Libya plans to purchase nearly three million tonnes of gasoline alone, worth close to $3 billion at current prices. Across a plush hotel lobby, highly focussed competing teams from big oil companies such as BP and ConocoPhilips brushed shoulders with Italian, German and Turkish rivals before heading into meetings. "Everyone wants to deal with Libya," said one oil man.
All of Libya's former trading partners were invited. The big companies present were used to dealing with managers hand-picked by Gaddafi, who they say lacked hard experience at the negotiating table and were unfamiliar with many of the logistical details of the trade. The newly-appointed managers of Libya's National Oil Corporation have been quick to distinguish themselves from their predecessors.
"They haven't come here to mess around. They get here and go straight to the point -- how much and what can you offer," said the head of a team from Italy. All offers from Istanbul would be reviewed by a committee back in Libya, one member of the NOC delegation said, who declined to be named.

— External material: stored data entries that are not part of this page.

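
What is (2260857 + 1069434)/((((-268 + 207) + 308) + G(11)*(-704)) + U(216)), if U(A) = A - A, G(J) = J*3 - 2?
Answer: -3330291/21577 ≈ -154.34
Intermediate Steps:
G(J) = -2 + 3*J (G(J) = 3*J - 2 = -2 + 3*J)
U(A) = 0
(2260857 + 1069434)/((((-268 + 207) + 308) + G(11)*(-704)) + U(216)) = (2260857 + 1069434)/((((-268 + 207) + 308) + (-2 + 3*11)*(-704)) + 0) = 3330291/(((-61 + 308) + (-2 + 33)*(-704)) + 0) = 3330291/((247 + 31*(-704)) + 0) = 3330291/((247 - 21824) + 0) = 3330291/(-21577 + 0) = 3330291/(-21577) = 3330291*(-1/21577) = -3330291/21577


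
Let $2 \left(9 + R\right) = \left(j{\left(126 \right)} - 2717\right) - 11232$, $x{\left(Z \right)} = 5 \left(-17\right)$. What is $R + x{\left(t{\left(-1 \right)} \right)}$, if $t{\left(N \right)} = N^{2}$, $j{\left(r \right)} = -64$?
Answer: $- \frac{14201}{2} \approx -7100.5$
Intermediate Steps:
$x{\left(Z \right)} = -85$
$R = - \frac{14031}{2}$ ($R = -9 + \frac{\left(-64 - 2717\right) - 11232}{2} = -9 + \frac{-2781 - 11232}{2} = -9 + \frac{1}{2} \left(-14013\right) = -9 - \frac{14013}{2} = - \frac{14031}{2} \approx -7015.5$)
$R + x{\left(t{\left(-1 \right)} \right)} = - \frac{14031}{2} - 85 = - \frac{14201}{2}$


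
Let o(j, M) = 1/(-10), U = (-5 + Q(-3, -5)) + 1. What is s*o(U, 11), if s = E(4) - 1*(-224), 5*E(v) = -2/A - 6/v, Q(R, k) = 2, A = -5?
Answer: -11189/500 ≈ -22.378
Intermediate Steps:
E(v) = 2/25 - 6/(5*v) (E(v) = (-2/(-5) - 6/v)/5 = (-2*(-⅕) - 6/v)/5 = (⅖ - 6/v)/5 = 2/25 - 6/(5*v))
U = -2 (U = (-5 + 2) + 1 = -3 + 1 = -2)
s = 11189/50 (s = (2/25)*(-15 + 4)/4 - 1*(-224) = (2/25)*(¼)*(-11) + 224 = -11/50 + 224 = 11189/50 ≈ 223.78)
o(j, M) = -⅒
s*o(U, 11) = (11189/50)*(-⅒) = -11189/500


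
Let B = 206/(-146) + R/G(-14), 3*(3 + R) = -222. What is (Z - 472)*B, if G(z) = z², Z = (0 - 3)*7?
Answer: 1817691/2044 ≈ 889.28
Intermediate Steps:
R = -77 (R = -3 + (⅓)*(-222) = -3 - 74 = -77)
Z = -21 (Z = -3*7 = -21)
B = -3687/2044 (B = 206/(-146) - 77/((-14)²) = 206*(-1/146) - 77/196 = -103/73 - 77*1/196 = -103/73 - 11/28 = -3687/2044 ≈ -1.8038)
(Z - 472)*B = (-21 - 472)*(-3687/2044) = -493*(-3687/2044) = 1817691/2044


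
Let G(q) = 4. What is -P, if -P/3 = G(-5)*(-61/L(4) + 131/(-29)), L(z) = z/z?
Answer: -22800/29 ≈ -786.21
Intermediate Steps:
L(z) = 1
P = 22800/29 (P = -12*(-61/1 + 131/(-29)) = -12*(-61*1 + 131*(-1/29)) = -12*(-61 - 131/29) = -12*(-1900)/29 = -3*(-7600/29) = 22800/29 ≈ 786.21)
-P = -1*22800/29 = -22800/29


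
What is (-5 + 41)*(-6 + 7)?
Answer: 36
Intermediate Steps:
(-5 + 41)*(-6 + 7) = 36*1 = 36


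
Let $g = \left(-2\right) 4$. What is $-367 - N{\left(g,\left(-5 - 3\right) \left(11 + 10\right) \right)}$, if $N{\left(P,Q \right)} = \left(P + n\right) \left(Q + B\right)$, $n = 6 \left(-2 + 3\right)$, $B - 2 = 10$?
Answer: $-679$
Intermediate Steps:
$g = -8$
$B = 12$ ($B = 2 + 10 = 12$)
$n = 6$ ($n = 6 \cdot 1 = 6$)
$N{\left(P,Q \right)} = \left(6 + P\right) \left(12 + Q\right)$ ($N{\left(P,Q \right)} = \left(P + 6\right) \left(Q + 12\right) = \left(6 + P\right) \left(12 + Q\right)$)
$-367 - N{\left(g,\left(-5 - 3\right) \left(11 + 10\right) \right)} = -367 - \left(72 + 6 \left(-5 - 3\right) \left(11 + 10\right) + 12 \left(-8\right) - 8 \left(-5 - 3\right) \left(11 + 10\right)\right) = -367 - \left(72 + 6 \left(\left(-8\right) 21\right) - 96 - 8 \left(\left(-8\right) 21\right)\right) = -367 - \left(72 + 6 \left(-168\right) - 96 - -1344\right) = -367 - \left(72 - 1008 - 96 + 1344\right) = -367 - 312 = -679$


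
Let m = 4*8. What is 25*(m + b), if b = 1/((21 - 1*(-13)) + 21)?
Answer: 8805/11 ≈ 800.45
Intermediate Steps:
m = 32
b = 1/55 (b = 1/((21 + 13) + 21) = 1/(34 + 21) = 1/55 ≈ 0.018182)
25*(m + b) = 25*(32 + 1/55) = 25*(1761/55) = 8805/11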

"We will report back on everything that we have done here and who we have spoken to," he said. "We have to do this for Libya, for the thirty thousand people who died in the revolution and all the years of suffering."

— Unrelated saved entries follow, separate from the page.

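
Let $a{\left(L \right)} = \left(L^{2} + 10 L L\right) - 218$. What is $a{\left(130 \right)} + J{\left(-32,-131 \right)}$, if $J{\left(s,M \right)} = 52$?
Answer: $185734$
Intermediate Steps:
$a{\left(L \right)} = -218 + 11 L^{2}$ ($a{\left(L \right)} = \left(L^{2} + 10 L^{2}\right) - 218 = 11 L^{2} - 218 = -218 + 11 L^{2}$)
$a{\left(130 \right)} + J{\left(-32,-131 \right)} = \left(-218 + 11 \cdot 130^{2}\right) + 52 = \left(-218 + 11 \cdot 16900\right) + 52 = \left(-218 + 185900\right) + 52 = 185682 + 52 = 185734$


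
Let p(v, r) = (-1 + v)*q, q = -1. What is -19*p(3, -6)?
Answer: 38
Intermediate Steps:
p(v, r) = 1 - v (p(v, r) = (-1 + v)*(-1) = 1 - v)
-19*p(3, -6) = -19*(1 - 1*3) = -19*(1 - 3) = -19*(-2) = 38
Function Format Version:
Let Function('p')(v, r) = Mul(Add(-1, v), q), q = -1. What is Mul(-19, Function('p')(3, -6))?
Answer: 38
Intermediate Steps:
Function('p')(v, r) = Add(1, Mul(-1, v)) (Function('p')(v, r) = Mul(Add(-1, v), -1) = Add(1, Mul(-1, v)))
Mul(-19, Function('p')(3, -6)) = Mul(-19, Add(1, Mul(-1, 3))) = Mul(-19, Add(1, -3)) = Mul(-19, -2) = 38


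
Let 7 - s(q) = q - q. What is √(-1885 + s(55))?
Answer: I*√1878 ≈ 43.336*I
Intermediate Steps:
s(q) = 7 (s(q) = 7 - (q - q) = 7 - 1*0 = 7 + 0 = 7)
√(-1885 + s(55)) = √(-1885 + 7) = √(-1878) = I*√1878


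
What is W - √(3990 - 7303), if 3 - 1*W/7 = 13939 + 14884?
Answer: -201740 - I*√3313 ≈ -2.0174e+5 - 57.559*I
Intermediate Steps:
W = -201740 (W = 21 - 7*(13939 + 14884) = 21 - 7*28823 = 21 - 201761 = -201740)
W - √(3990 - 7303) = -201740 - √(3990 - 7303) = -201740 - √(-3313) = -201740 - I*√3313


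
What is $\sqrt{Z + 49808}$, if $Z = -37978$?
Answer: $13 \sqrt{70} \approx 108.77$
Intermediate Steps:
$\sqrt{Z + 49808} = \sqrt{-37978 + 49808} = \sqrt{11830} = 13 \sqrt{70}$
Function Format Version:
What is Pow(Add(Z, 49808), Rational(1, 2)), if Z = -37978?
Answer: Mul(13, Pow(70, Rational(1, 2))) ≈ 108.77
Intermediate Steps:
Pow(Add(Z, 49808), Rational(1, 2)) = Pow(Add(-37978, 49808), Rational(1, 2)) = Pow(11830, Rational(1, 2)) = Mul(13, Pow(70, Rational(1, 2)))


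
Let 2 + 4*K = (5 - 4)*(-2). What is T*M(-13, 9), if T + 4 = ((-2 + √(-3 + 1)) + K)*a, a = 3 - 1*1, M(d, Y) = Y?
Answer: -90 + 18*I*√2 ≈ -90.0 + 25.456*I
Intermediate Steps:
K = -1 (K = -½ + ((5 - 4)*(-2))/4 = -½ + (1*(-2))/4 = -½ + (¼)*(-2) = -½ - ½ = -1)
a = 2 (a = 3 - 1 = 2)
T = -10 + 2*I*√2 (T = -4 + ((-2 + √(-3 + 1)) - 1)*2 = -4 + ((-2 + √(-2)) - 1)*2 = -4 + ((-2 + I*√2) - 1)*2 = -4 + (-3 + I*√2)*2 = -4 + (-6 + 2*I*√2) = -10 + 2*I*√2 ≈ -10.0 + 2.8284*I)
T*M(-13, 9) = (-10 + 2*I*√2)*9 = -90 + 18*I*√2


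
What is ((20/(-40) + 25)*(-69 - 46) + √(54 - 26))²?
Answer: 31753337/4 - 11270*√7 ≈ 7.9085e+6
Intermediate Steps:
((20/(-40) + 25)*(-69 - 46) + √(54 - 26))² = ((20*(-1/40) + 25)*(-115) + √28)² = ((-½ + 25)*(-115) + 2*√7)² = ((49/2)*(-115) + 2*√7)² = (-5635/2 + 2*√7)²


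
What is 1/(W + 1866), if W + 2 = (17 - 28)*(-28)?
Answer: 1/2172 ≈ 0.00046040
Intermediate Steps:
W = 306 (W = -2 + (17 - 28)*(-28) = -2 - 11*(-28) = -2 + 308 = 306)
1/(W + 1866) = 1/(306 + 1866) = 1/2172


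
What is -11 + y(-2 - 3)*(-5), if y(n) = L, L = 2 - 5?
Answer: 4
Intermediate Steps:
L = -3
y(n) = -3
-11 + y(-2 - 3)*(-5) = -11 - 3*(-5) = -11 + 15 = 4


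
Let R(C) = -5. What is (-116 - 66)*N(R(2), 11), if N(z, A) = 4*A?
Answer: -8008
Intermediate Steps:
(-116 - 66)*N(R(2), 11) = (-116 - 66)*(4*11) = -182*44 = -8008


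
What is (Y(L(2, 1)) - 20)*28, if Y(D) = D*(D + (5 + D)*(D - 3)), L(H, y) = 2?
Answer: -840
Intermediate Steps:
Y(D) = D*(D + (-3 + D)*(5 + D)) (Y(D) = D*(D + (5 + D)*(-3 + D)) = D*(D + (-3 + D)*(5 + D)))
(Y(L(2, 1)) - 20)*28 = (2*(-15 + 2² + 3*2) - 20)*28 = (2*(-15 + 4 + 6) - 20)*28 = (2*(-5) - 20)*28 = (-10 - 20)*28 = -30*28 = -840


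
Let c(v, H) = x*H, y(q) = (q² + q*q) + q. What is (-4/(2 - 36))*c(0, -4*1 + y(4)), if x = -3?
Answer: -192/17 ≈ -11.294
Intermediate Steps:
y(q) = q + 2*q² (y(q) = (q² + q²) + q = 2*q² + q = q + 2*q²)
c(v, H) = -3*H
(-4/(2 - 36))*c(0, -4*1 + y(4)) = (-4/(2 - 36))*(-3*(-4*1 + 4*(1 + 2*4))) = (-4/(-34))*(-3*(-4 + 4*(1 + 8))) = (-4*(-1/34))*(-3*(-4 + 4*9)) = 2*(-3*(-4 + 36))/17 = 2*(-3*32)/17 = (2/17)*(-96) = -192/17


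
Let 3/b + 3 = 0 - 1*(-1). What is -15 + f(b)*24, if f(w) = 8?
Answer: 177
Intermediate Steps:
b = -3/2 (b = 3/(-3 + (0 - 1*(-1))) = 3/(-3 + (0 + 1)) = 3/(-3 + 1) = 3/(-2) = 3*(-1/2) = -3/2 ≈ -1.5000)
-15 + f(b)*24 = -15 + 8*24 = -15 + 192 = 177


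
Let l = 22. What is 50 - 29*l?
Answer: -588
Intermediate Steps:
50 - 29*l = 50 - 29*22 = 50 - 638 = -588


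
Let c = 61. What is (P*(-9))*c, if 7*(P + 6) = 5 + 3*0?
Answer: 20313/7 ≈ 2901.9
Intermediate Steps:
P = -37/7 (P = -6 + (5 + 3*0)/7 = -6 + (5 + 0)/7 = -6 + (⅐)*5 = -6 + 5/7 = -37/7 ≈ -5.2857)
(P*(-9))*c = -37/7*(-9)*61 = (333/7)*61 = 20313/7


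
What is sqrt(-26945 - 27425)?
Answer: I*sqrt(54370) ≈ 233.17*I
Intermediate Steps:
sqrt(-26945 - 27425) = sqrt(-54370) = I*sqrt(54370)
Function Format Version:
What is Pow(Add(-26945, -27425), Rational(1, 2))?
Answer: Mul(I, Pow(54370, Rational(1, 2))) ≈ Mul(233.17, I)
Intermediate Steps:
Pow(Add(-26945, -27425), Rational(1, 2)) = Pow(-54370, Rational(1, 2)) = Mul(I, Pow(54370, Rational(1, 2)))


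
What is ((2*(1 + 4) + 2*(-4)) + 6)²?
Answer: 64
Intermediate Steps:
((2*(1 + 4) + 2*(-4)) + 6)² = ((2*5 - 8) + 6)² = ((10 - 8) + 6)² = (2 + 6)² = 8² = 64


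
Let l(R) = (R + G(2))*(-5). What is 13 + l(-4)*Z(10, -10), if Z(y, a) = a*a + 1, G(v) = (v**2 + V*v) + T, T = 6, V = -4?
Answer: 1023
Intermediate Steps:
G(v) = 6 + v**2 - 4*v (G(v) = (v**2 - 4*v) + 6 = 6 + v**2 - 4*v)
Z(y, a) = 1 + a**2 (Z(y, a) = a**2 + 1 = 1 + a**2)
l(R) = -10 - 5*R (l(R) = (R + (6 + 2**2 - 4*2))*(-5) = (R + (6 + 4 - 8))*(-5) = (R + 2)*(-5) = (2 + R)*(-5) = -10 - 5*R)
13 + l(-4)*Z(10, -10) = 13 + (-10 - 5*(-4))*(1 + (-10)**2) = 13 + (-10 + 20)*(1 + 100) = 13 + 10*101 = 13 + 1010 = 1023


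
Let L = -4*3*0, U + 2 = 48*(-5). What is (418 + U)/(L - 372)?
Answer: -44/93 ≈ -0.47312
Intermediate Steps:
U = -242 (U = -2 + 48*(-5) = -2 - 240 = -242)
L = 0 (L = -12*0 = 0)
(418 + U)/(L - 372) = (418 - 242)/(0 - 372) = 176/(-372) = 176*(-1/372) = -44/93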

Oil traders said the Libyans had refused all invitations to lunch or dinner and kept to a tight schedule. "Before, everything was done under the table and with bribes. Now I haven't heard anything about bribes and tenders are being used to buy and sell," one said. "Even those that were corrupt before would not think of doing anything wrong now," the Libyan delegate said.
Around 15 managers from the NOC have been sacked for supporting Gaddafi or engaging in corrupt activities, he said, but added no one in Libya's oil sector could escape working with the autocrat and his children.